Mike Mignola creó a Hellboy en 1993, cuando su carrera cinematográfica estaba ya en marcha. Hellboy nació como una joya en un periodo en el que los cómics tocaban uno de sus momentos más bajos; una producción de Dark Horse, sello que —al lado de Malibu, que hacía lo propio con su apartado de Ultraverse— apostaba por los argumentos innovadores en un periodo en que las principales editoriales se entregaban a un abuso de la ilustración saturada y trucos comerciales como portadas variantes o de holograma. Un cómic sólidamente documentado en el folklore, el esoterismo y los Mitos de Cthulhu de H.P. Lovecraft, que sin duda Del Toro devoraba. Su aprecio por el mismo es patente en los cuatro largometrajes que realizó con el personaje (dos de ellos en versión animada, pero con el mismo casting para las voces).

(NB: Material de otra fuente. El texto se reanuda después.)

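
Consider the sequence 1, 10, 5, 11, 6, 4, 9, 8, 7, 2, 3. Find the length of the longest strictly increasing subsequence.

Let dp[i] be the length of the longest such subsequence ending at index i:
i:      1  2  3  4  5  6  7  8  9 10 11
a[i]:   1 10  5 11  6  4  9  8  7  2  3
dp:     1  2  2  3  3  2  4  4  4  2  3
Maximum dp value is 4.

4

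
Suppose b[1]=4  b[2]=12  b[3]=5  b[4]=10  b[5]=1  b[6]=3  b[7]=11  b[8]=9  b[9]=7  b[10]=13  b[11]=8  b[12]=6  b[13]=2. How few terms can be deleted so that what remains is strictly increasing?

Fewest deletions = n − (longest strictly increasing subsequence).
i:      1  2  3  4  5  6  7  8  9 10 11 12 13
b[i]:   4 12  5 10  1  3 11  9  7 13  8  6  2
dp:     1  2  2  3  1  2  4  3  3  5  4  3  2
max dp = 5, so deletions = 13 − 5 = 8.

8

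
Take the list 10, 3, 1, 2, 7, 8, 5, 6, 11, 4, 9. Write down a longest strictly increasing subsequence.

1, 2, 7, 8, 11

Patience tails give the LIS length; then backtrack through the dp parents:
10 → extends → [10]
3 → replaces 10 → [3]
1 → replaces 3 → [1]
2 → extends → [1, 2]
7 → extends → [1, 2, 7]
8 → extends → [1, 2, 7, 8]
5 → replaces 7 → [1, 2, 5, 8]
6 → replaces 8 → [1, 2, 5, 6]
11 → extends → [1, 2, 5, 6, 11]
4 → replaces 5 → [1, 2, 4, 6, 11]
9 → replaces 11 → [1, 2, 4, 6, 9]
Length 5; one witness is 1, 2, 7, 8, 11.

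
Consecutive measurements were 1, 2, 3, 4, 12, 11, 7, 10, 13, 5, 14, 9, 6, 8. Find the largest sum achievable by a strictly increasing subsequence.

Let S[i] be the best sum of a strictly increasing subsequence ending at i:
i:      1  2  3  4  5  6  7  8  9 10 11 12 13 14
a[i]:   1  2  3  4 12 11  7 10 13  5 14  9  6  8
S:      1  3  6 10 22 21 17 27 40 15 54 26 21 29
Maximum is 54 (e.g. 1 + 2 + 3 + 4 + 7 + 10 + 13 + 14).

54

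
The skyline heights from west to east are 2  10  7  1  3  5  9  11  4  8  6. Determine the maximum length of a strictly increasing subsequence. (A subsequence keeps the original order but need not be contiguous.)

Track the smallest tail for each achievable length (strict):
2 → extends → [2]
10 → extends → [2, 10]
7 → replaces 10 → [2, 7]
1 → replaces 2 → [1, 7]
3 → replaces 7 → [1, 3]
5 → extends → [1, 3, 5]
9 → extends → [1, 3, 5, 9]
11 → extends → [1, 3, 5, 9, 11]
4 → replaces 5 → [1, 3, 4, 9, 11]
8 → replaces 9 → [1, 3, 4, 8, 11]
6 → replaces 8 → [1, 3, 4, 6, 11]
Five tails, so the longest strictly increasing subsequence has length 5 (e.g. 2, 3, 5, 9, 11).

5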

Pero en otras películas es reconocible la fuerte influencia de los recursos del noveno arte en su visión. Su narración visual abreva del cómic justo como en muchas ocasiones éste se nutre del cine; sus abundantes bocetos de preproducción muestran un estilo que, de haber seguido otra dirección, habría sido muy adecuado ilustrando historietas en la tradición Warren. El laberinto del fauno trae a la vida los diseños e ilustraciones de Mignola. Mimic es narrada al estilo de un cómic, y el final dramático que los productores le impidieron (el sacrificio de ambos protagonistas) era típico de una novela gráfica (cabe mencionar que el cuento de Donald A. Wollheim en que se basó Mimic es muy, muy breve y no contiene más que la premisa básica; el argumento es por completo Del Toro).

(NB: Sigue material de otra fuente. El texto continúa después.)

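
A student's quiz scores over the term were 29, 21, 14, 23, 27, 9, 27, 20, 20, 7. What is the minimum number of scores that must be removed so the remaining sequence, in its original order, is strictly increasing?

Fewest deletions = n − (longest strictly increasing subsequence).
Patience tails:
29 → extends → [29]
21 → replaces 29 → [21]
14 → replaces 21 → [14]
23 → extends → [14, 23]
27 → extends → [14, 23, 27]
9 → replaces 14 → [9, 23, 27]
27 → already a tail → [9, 23, 27]
20 → replaces 23 → [9, 20, 27]
20 → already a tail → [9, 20, 27]
7 → replaces 9 → [7, 20, 27]
Longest strictly increasing subsequence has length 3, so deletions = 10 − 3 = 7.

7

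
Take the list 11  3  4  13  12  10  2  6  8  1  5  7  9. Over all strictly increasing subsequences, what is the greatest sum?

30

Let S[i] be the best sum of a strictly increasing subsequence ending at i:
i:      1  2  3  4  5  6  7  8  9 10 11 12 13
a[i]:  11  3  4 13 12 10  2  6  8  1  5  7  9
S:     11  3  7 24 23 17  2 13 21  1 12 20 30
Maximum is 30 (e.g. 3 + 4 + 6 + 8 + 9).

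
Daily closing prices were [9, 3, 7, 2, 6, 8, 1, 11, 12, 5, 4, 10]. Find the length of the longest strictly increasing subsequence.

Let dp[i] be the length of the longest such subsequence ending at index i:
i:      1  2  3  4  5  6  7  8  9 10 11 12
a[i]:   9  3  7  2  6  8  1 11 12  5  4 10
dp:     1  1  2  1  2  3  1  4  5  2  2  4
Maximum dp value is 5.

5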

Sus novelas, escritas usualmente en colaboración con Chuck Hogan, muestran una tendencia hacia la ciencia ficción más que hacia el horror; y en ellas la narración tiene mucho de cómic. Aunque puede no ser justo valorarlo a partir de estos libros; dado que Del Toro se ha lamentado de que desde hace años no tiene tiempo para leer, debido a su labor cinematográfica, es razonable asumir que la mano de Hogan es la que nos da el producto terminado de estas novelas. Pero me atrevo a especular que, de haber estado más presente la voz narrativa de Guillermo, el resultado habría sido aún más próximo al cómic.
Porque Guillermo del Toro no sólo es sincero acerca de sus influencias, y no reniega de ellas por el bien de cumplir expectativas; por el contrario, se mantiene fiel a hacer lo que a él simple y llanamente le gusta hacer.

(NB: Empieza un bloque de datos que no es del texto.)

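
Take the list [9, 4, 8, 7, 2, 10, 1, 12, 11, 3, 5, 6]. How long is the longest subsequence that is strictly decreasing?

5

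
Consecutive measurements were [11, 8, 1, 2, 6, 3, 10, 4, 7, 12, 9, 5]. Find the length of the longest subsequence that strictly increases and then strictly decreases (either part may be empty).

inc[i] = longest strictly increasing subsequence ending at i; dec[i] = longest strictly decreasing subsequence starting at i:
i:      1  2  3  4  5  6  7  8  9 10 11 12
a[i]:  11  8  1  2  6  3 10  4  7 12  9  5
inc:    1  1  1  2  3  3  4  4  5  6  6  5
dec:    4  3  1  1  2  1  3  1  2  3  2  1
Best peak at i=10 (value 12): inc=6, dec=3, length 6+3−1 = 8.

8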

Donde muchos críticos pretenden reconocerle que «va más allá» de los géneros en los que trabaja, por el contrario, incorrupto por el qué dirán, Del Toro no trata a dichos géneros con condescendencia (como lo hacen quienes así opinan y cuyas palabras muestran que desconocen aquello que juzgan), sino que se rehúsa a hacerlo y decide sumarse a aquellos que exploran el potencial y alcance de los mismos, sin pretensiones de «reinventar» o de «trascender» sino, por el contrario, de entregarse a ello y, sobre todo, disfrutarlo. Porque no se avergüenza de reconocer que está, simplemente, haciendo lo que le gusta hacer.
¿Y acaso el arte deja de serlo por ser sincero?